Dass solche Daten nicht einmal dazu genutzt werden dürfen, schwerste Straftaten zu verhindern oder aufzuklären, zeigt deutlich, welche Schlagseite ein vermeintlich perfekter Datenschutz verursacht. Die fiskalisch bedeutsamen Daten gegen jegliche Ermittlungsarbeit der Polizei abzuschotten, war ein schwerer Fehler des Gesetzgebers. Angemessener wäre es, den Schutz der Mautdaten nach demselben Prinzip zu modifizieren, nach dem das Steuergeheimnis an neue Notwendigkeiten angepasst wurde.
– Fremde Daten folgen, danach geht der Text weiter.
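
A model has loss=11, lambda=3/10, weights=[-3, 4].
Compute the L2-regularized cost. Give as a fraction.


L2 sq norm = sum(w^2) = 25. J = 11 + 3/10 * 25 = 37/2.

37/2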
In der Abgabenordnung ist die Offenbarung von Steuerdaten jetzt unter anderem dann ausdrücklich zugelassen, wenn es um die Verfolgung schwerer Straftaten, der Schwarzarbeit und der Geldwäsche geht.

Die Steuerdaten sind sehr viel aussagekräftiger als die Mautdaten. Ein allgemeines Überwachungssystem wird weder aus dem einen noch aus dem anderen Datenverarbeitungssystem entstehen.